Lab Immerses Students in STEM

Sarah Whiteside doesn’t mind the normal middle school routine, but the eighth-grader really looks forward to the new Innovation Lab class that encourages exploration through unique, hands-on science and technology projects.

“I can create whatever I want,” Sarah said of the school’s Innovation Lab. “I have freedom and all the materials I need. Everybody has a lot of creativity, there’s always something new.”

Tony Rossi works on his 3-D printer house, one of many projects students work on during Innovative Lab
Tony Rossi works on his 3-D printer house, one of many projects students work on during Innovative Lab

The lab is part of the East Grand Rapids program for Science, Technology, Engineering, Arts and Mathematics (STEAM), connected to the Next Generation Science Standards that Michigan schools will begin using in 2018.

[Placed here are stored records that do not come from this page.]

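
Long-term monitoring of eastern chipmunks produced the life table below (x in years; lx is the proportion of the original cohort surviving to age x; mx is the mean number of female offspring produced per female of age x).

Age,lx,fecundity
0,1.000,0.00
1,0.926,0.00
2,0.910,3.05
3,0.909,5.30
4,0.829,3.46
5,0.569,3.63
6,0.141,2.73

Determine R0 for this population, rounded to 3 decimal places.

12.912

lx·mx by age: 0, 0, 2.7755, 4.8177, 2.86834, 2.06547, 0.38493
R0 = Σ lx·mx = 12.91194 → 12.912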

The Innovation Lab allows students to construct “anything their brains could think up and their hands could draft” while using online software, said Doug Jenkins, EGR director of technology and assessment.

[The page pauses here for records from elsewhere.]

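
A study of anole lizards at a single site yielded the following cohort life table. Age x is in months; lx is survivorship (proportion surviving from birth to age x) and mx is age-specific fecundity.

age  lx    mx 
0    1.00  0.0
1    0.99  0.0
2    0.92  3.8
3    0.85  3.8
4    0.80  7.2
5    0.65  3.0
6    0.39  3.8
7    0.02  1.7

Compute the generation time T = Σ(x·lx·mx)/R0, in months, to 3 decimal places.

3.674

lx·mx: 0, 0, 3.496, 3.23, 5.76, 1.95, 1.482, 0.034 → R0 = 15.952
x·lx·mx: 0, 0, 6.992, 9.69, 23.04, 9.75, 8.892, 0.238 → Σ = 58.602
T = 58.602 / 15.952 = 3.673646… → 3.674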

Held over two nine-week sessions for eighth-graders, the lab contains nine stations where students can conjure up such projects as a scrolling 8-ball with LED light, a motion sensor cat,  3-D robots, a motion-based skeleton and a homemade flashlight.
Funded by grants, the lab includes simple materials found in any home such as straws, popsicle sticks and glue. Students also use a donation cabinet filled with items as simple as Lincoln logs or Play-Doh or as complicated as computer monitors, fans and outdated VCRs.

Construction ideas are inhibited only by students’ imaginations, teacher Kevin Vance said. “Many of the projects are made from scratch. It’s all up here,” said Vance, pointing to his brain. “Students explore and I just try to keep up with them.”

Vance said the lab is constantly seeking items that can be transformed into cool projects. It’s the first year of the Innovation Lab, which was part of the three-year-old “Maker’s Club,” a similar after-school activity that included constructing projects through a 3-D printer.

EGR teacher Kevin Vance assists a student with a project during class

Students Explore, Make Mistakes and Help Each Other

Response to the club was so popular that Innovation Lab was born, Vance said. Not only do students learn patience, the satisfaction of success and working together as a team; the lab also teaches students to shake off mistakes.

“Seeing students’ enthusiasm for these groups, our staff envisioned a space where this could move from the after-hours schedule into a daytime class where teachers could apply these concepts every day.”

One of the lab’s greatest assets is that students learn to chip in with help while offering feedback on their classmates’ projects. That practice quickly became a given, Vance said.

Ben Sykes works on a ball before sending it down a programmed course during the Innovative Lab

“A lot of the kids on their own began helping others out,” he said. “I think it helps them believe that they have the skill to teach someone else. There is definitely an interest and excitement, an enjoyment that follows what each of the students is doing.”

Jenkins said the school is excited by the buzz among students created by the lab. “Students take pride in their designs,” he said, adding some students apply their designs to Science Olympiad projects such as bridge-building and robotics. “We have many students work countless hours during the winter season passionately preparing for their Science Olympiad camp.

For now, the class is limited to eighth-graders, but seventh-graders may be able to take it next year.

“Kids really enjoy it,” Vance said. “They love making things, but also embrace their mistakes. The kids are resilient. I just try to not get in their way and give them access to tools.”